SAN JUAN, Puerto Rico – Researchers are warning of a new blight at sea: a swirl of confetti-like plastic debris stretching over a remote expanse of the Atlantic Ocean.
The floating garbage — hard to spot from the surface and spun together by a vortex of currents — was documented by two groups of scientists who trawled the sea between scenic Bermuda and Portugal’s mid-Atlantic Azores islands.
The studies describe a soup of micro-particles similar to the so-called Great Pacific Garbage Patch, a phenomenon discovered a decade ago between Hawaii and California that researchers say is likely to exist in other places around the globe.
“We found the great Atlantic garbage patch,” said Anna Cummins, who collected plastic samples on a sailing voyage in February.
The debris is harmful for fish, sea mammals — and at the top of the food chain, potentially humans — even though much of the plastic has broken into such tiny pieces they are nearly invisible.
Since there is no realistic way of cleaning the oceans, advocates say the key is to keep more plastic out by raising awareness and, wherever possible, challenging a throwaway culture that uses non-biodegradable materials for disposable products.
“Our job now is to let people know that plastic ocean pollution is a global problem — it unfortunately is not confined to a single patch,” Cummins said.
The research teams presented their findings in February at the 2010 Oceans Sciences Meeting in Portland, Oregon.
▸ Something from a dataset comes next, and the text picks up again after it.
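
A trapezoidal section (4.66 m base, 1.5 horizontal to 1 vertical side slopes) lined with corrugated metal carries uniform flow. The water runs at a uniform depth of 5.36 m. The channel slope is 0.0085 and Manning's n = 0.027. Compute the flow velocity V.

V = 6.84 m/s

With bottom width b = 4.66 m and side slope z = 1.5: A = (b + zy)y = (4.66 + 1.5×5.36)×5.36 = 68.07 m²; P = b + 2y√(1+z²) = 4.66 + 2×5.36×1.803 = 23.99 m.
Hydraulic radius R = A/P = 68.07/23.99 = 2.838 m.
From Manning's equation, V = (1/n) R^(2/3) S^(1/2) = (1/0.027) × 2.838^(2/3) × 0.0085^(1/2) = 6.84 m/s.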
While scientists have reported finding plastic in parts of the Atlantic since the 1970s, the researchers say they have taken important steps toward mapping the extent of the pollution.
Cummins and her husband, Marcus Eriksen, of Santa Monica, California, sailed across the Atlantic for their research project. They plan similar studies in the South Atlantic in November and the South Pacific next spring.
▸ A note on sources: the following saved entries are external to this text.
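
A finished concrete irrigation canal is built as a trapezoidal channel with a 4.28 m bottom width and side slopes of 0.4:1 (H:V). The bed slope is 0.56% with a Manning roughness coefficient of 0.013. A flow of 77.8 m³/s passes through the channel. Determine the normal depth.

y_n = 2.23 m

Manning's equation rearranged: A R^(2/3) = nQ / (1·√S) = 0.013 × 77.8 / (√0.0056) = 13.52.
Trying y = 2.6 m: A R^(2/3) = 17.31 — over.
Trying y = 1.73 m: A R^(2/3) = 9.023 — short.
Trying y = 2.23 m: A R^(2/3) = 13.52 — close enough.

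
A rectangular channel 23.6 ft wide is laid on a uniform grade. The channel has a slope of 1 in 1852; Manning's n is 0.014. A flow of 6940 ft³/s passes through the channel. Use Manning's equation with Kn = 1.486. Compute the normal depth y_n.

Manning's equation rearranged: A R^(2/3) = nQ / (1.486·√S) = 0.014 × 6940 / (1.486 × √0.00054) = 2814.
At y = 24.9 ft: A R^(2/3) = 2352 — too small.
At y = 36.5 ft: A R^(2/3) = 3704 — too large.
At y = 28.9 ft: A R^(2/3) = 2814 — close enough.

y_n = 28.9 ft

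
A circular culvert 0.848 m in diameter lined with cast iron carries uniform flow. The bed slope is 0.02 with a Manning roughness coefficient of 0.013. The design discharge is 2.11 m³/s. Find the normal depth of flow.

y_n = 0.67 m

Manning's equation rearranged: A R^(2/3) = nQ / (1·√S) = 0.013 × 2.11 / (√0.02) = 0.194.
Try y = 0.775 m: A R^(2/3) = 0.2152 — over.
Try y = 0.586 m: A R^(2/3) = 0.1653 — short.
Try y = 0.67 m: A R^(2/3) = 0.1938 — close enough.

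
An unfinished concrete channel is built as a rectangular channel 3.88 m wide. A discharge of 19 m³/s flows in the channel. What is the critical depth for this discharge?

y_c = 1.35 m

For a rectangular channel, critical depth y_c = (q²/g)^(1/3) where q = Q/b = 19/3.88 = 4.897 m²/s.
So y_c = (4.897²/9.81)^(1/3) = 1.35 m.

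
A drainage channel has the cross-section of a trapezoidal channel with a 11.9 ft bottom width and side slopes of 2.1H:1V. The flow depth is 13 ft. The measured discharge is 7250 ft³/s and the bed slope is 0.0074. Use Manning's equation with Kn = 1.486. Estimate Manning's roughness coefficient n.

With bottom width b = 11.9 ft and side slope z = 2.1: A = (b + zy)y = (11.9 + 2.1×13)×13 = 509.6 ft²; P = b + 2y√(1+z²) = 11.9 + 2×13×2.326 = 72.37 ft.
Hydraulic radius R = A/P = 509.6/72.37 = 7.041 ft.
Rearranging Manning's equation: n = (1.486/Q) A R^(2/3) S^(1/2) = (1.486/7250) × 509.6 × 7.041^(2/3) × √0.0074 = 0.033.

n = 0.033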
On the voyage from Bermuda to the Azores, they crossed the Sargasso Sea, an area bounded by ocean currents including the Gulf Stream. They took samples every 100 miles (160 kilometers) with one interruption caused by a major storm. Each time they pulled up the trawl, it was full of plastic.
A separate study by undergraduates with the Woods Hole, Massachusetts-based Sea Education Association collected more than 6,000 samples on trips between Canada and the Caribbean over two decades. The lead investigator, Kara Lavendar Law, said they found the highest concentrations of plastics between 22 and 38 degrees north latitude, an offshore patch equivalent to the area between roughly Cuba and Washington, D.C.
Long trails of seaweed, mixed with bottles, crates and other flotsam, drift in the still waters of the area, known as the North Atlantic Subtropical Convergence Zone. Cummins’ team even netted a Trigger fish trapped alive inside a plastic bucket.
But the most nettlesome trash is nearly invisible: countless specks of plastic, often smaller than pencil erasers, suspended near the surface of the deep blue Atlantic.
“It’s shocking to see it firsthand,” Cummins said. “Nothing compares to being out there. We’ve managed to leave our footprint really everywhere.”
Still more data are needed to assess the dimensions of the North Atlantic patch.
Charles Moore, an ocean researcher credited with discovering the Pacific garbage patch in 1997, said the Atlantic undoubtedly has comparable amounts of plastic. The east coast of the United States has more people and more rivers to funnel garbage into the sea. But since the Atlantic is stormier, debris there likely is more diffuse, he said.
Whatever the difference between the two regions, plastics are devastating the environment across the world, said Moore, whose Algalita Marine Research Foundation based in Long Beach, California, was among the sponsors for Cummins and Eriksen.
“Humanity’s plastic footprint is probably more dangerous than its carbon footprint,” he said.
Plastics have entangled birds and turned up in the bellies of fish: A paper cited by the U.S. National Oceanic and Atmospheric Administration says as many as 100,000 marine mammals could die trash-related deaths each year.
The plastic bits, which can be impossible for fish to distinguish from plankton, are dangerous in part because they sponge up potentially harmful chemicals that are also circulating in the ocean, said Jacqueline Savitz, a marine scientist at Oceana, an ocean conservation group based in Washington.
As much as 80 percent of marine debris comes from land, according to the United Nations Environmental Program.
The U.S. government is concerned the pollution could hurt its vital interests.
“That plastic has the potential to impact our resources and impact our economy,” said Lisa DiPinto, acting director of NOAA’s marine debris program. “It’s great to raise awareness so the public can see the plastics we use can eventually land in the ocean.”
DiPinto said the federal agency is co-sponsoring a new voyage this summer by the Sea Education Association to measure plastic pollution southeast of Bermuda. NOAA is also involved in research on the Pacific patch.
“Unfortunately, the kinds of things we use plastic for are the kinds of things we don’t dispose of carefully,” Savitz said. “We’ve got to use less of it, and if we’re going to use it, we have to make sure we dispose of it well.”